Never underestimate the importance of good source material.

"West Side Story" has it. "Porgy and Bess" has it. "Ragtime" has it. "For The Boys" does not.

Marriott Theatre co-artistic director Aaron Thielen adapted the new musical from the so-so 1991 film of the same name starring Bette Midler and James Caan as a dueling song-and-dance duo who entertain U.S. troops during wartime. Thielen's version is sincere and well-intentioned. And Marriott Theatre's world premiere under director/choreographer Marc Robin boasts a couple of winning performances from principles Michele Ragusa and Timothy Gulan.

But "For The Boys" never really gets off the ground, despite a tuneful jukebox score that includes the likes of "I Remember You," "Come Rain or Come Shine" and "Baby, It's Cold Outside." That the music serves mostly to accompany the action rather than advance the plot is one problem. Characters drawn too broadly or too slightly is another. Lastly, it seems the show hasn't yet decided what it wants to be.

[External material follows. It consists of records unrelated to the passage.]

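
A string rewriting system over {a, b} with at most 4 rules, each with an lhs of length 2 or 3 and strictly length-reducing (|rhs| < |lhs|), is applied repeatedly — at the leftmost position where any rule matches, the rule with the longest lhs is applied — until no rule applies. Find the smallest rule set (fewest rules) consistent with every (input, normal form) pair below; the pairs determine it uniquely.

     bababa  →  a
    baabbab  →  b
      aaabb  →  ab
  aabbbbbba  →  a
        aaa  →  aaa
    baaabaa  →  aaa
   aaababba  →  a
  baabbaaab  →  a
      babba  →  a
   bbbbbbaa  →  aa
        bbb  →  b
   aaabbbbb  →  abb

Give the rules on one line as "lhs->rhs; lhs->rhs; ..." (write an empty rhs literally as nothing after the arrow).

aab->; ba->a; bab->b; bbb->b

  | bababa => baba => ba => a
  | baabbab => aabbab => bab => b
  | aaabb => ab
  | aabbbbbba => bbbbba => bbba => ba => a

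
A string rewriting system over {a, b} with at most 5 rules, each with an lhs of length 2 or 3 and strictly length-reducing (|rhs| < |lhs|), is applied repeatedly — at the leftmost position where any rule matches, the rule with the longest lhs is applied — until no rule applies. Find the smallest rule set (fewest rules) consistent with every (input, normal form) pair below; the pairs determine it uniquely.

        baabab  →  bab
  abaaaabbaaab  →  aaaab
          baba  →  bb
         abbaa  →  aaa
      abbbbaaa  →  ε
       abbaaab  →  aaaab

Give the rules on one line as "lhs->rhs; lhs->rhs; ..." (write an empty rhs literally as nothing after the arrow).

aba->b; baa->; bba->a; bbb->

  | baabab => bab
  | abaaaabbaaab => baaabbaaab => abbaaab => aaaab
  | baba => bb
  | abbaa => aaa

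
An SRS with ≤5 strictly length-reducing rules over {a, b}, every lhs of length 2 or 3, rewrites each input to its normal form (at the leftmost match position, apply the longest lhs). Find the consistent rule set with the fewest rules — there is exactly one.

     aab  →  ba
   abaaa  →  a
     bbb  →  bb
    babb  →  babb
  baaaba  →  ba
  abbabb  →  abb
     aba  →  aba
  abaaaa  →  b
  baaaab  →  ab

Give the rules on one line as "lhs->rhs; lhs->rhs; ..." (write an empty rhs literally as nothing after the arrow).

aa->b; aab->ba; bba->; bbb->bb

  | aab => ba
  | abaaa => abba => a
  | bbb => bb
  | babb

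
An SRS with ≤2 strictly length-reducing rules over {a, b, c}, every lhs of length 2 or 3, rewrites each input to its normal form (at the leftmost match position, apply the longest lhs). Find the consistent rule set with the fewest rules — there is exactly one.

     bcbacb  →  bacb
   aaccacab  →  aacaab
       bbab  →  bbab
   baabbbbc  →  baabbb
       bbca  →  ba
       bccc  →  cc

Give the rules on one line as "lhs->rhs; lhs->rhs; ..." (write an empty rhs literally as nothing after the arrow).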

It opens in 1942, with Dixie Leonard (Ragusa in a vibrant, emotionally resonant performance), an army wife with a young son and a husband fighting in Europe, who works as a cabaret singer in New York. Dixie's uncle (Michael Weber) gets her a spot on a European USO tour headed by comedian and song-and-dance man Eddie Sparks (Gulan, who earns kudos for his nicely ambiguous performance as a man whose motives for entertaining the G.I.s may not be entirely selfless). Eddie finds the feisty Dixie overbearing and she finds him self-serving, but the two have a chemistry which makes them a hit with the troops and later on TV, where they enjoy a long run as hosts of a weekly variety show. (In a show that lacks the kind of rousing production numbers at which Robin excels, the director displays his usual panache during a dizzying, inventively staged scene set in a TV studio).

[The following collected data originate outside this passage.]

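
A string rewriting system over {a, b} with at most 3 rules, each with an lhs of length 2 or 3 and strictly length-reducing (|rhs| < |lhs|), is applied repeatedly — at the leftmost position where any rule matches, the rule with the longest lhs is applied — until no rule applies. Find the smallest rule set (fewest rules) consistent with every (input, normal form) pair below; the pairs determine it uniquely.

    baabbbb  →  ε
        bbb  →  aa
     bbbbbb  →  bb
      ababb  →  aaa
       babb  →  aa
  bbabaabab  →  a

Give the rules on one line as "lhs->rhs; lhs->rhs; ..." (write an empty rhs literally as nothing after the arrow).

aab->; bab->bb; bbb->aa

  | baabbbb => bbbb => aab => ε
  | bbb => aa
  | bbbbbb => aabbb => bb
  | ababb => abbb => aaa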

Ignoring objections from Dixie, always more emotionally invested in the troops than her partner, Eddie arranges for them to take their USO tour to Korea, where they confront for the first time, battlefield horrors. The following decade finds them in Vietnam, where Dixie meets her son Danny (Jameson Cooper), serving as a U.S. Army captain.

In a show underscored by the USO experience, Robin and especially Ragusa create some wonderfully poignant moments with soldiers in the field. Ragusa's artless take on the delicate "What A Wonderful World" is particularly moving. That suggests "For The Boys" has something to say about the comfort music, laughter and familiar faces provide and how it impacts America's fighting forces. But the "Boys" get sidelined when the show transitions postwar into a backstage musical about a couple of stars who make onstage magic despite their testy personal relationship. Moreover, the subplot involving a Hollywood witch hunt for Communist sympathizers feels superfluous.

That said, the show boasts a strong supporting cast that includes an uncharacteristically frosty performance by Summer Naomi Smart as Eddie's wife; terrific dancing by Melissa Zaremba as a USO bombshell, a genial turn by Anne Gunn as a wisecracking second banana, along with Michael Aaron Lindner and Bernie Yvon, underused in underwritten parts as Eddie's manager and band leader respectively.

Video designer Sage Marie Carter also deserves mention for the projections -- comprised of archival wartime photos with the actors' faces superimposed -- which serve as transitions between eras.

Ultimately, an innovative director can capture the imagination of an audience. Designers can dazzle them and talented actors can transfix them, but they need a solid foundation, one "For The Boys" doesn't yet supply.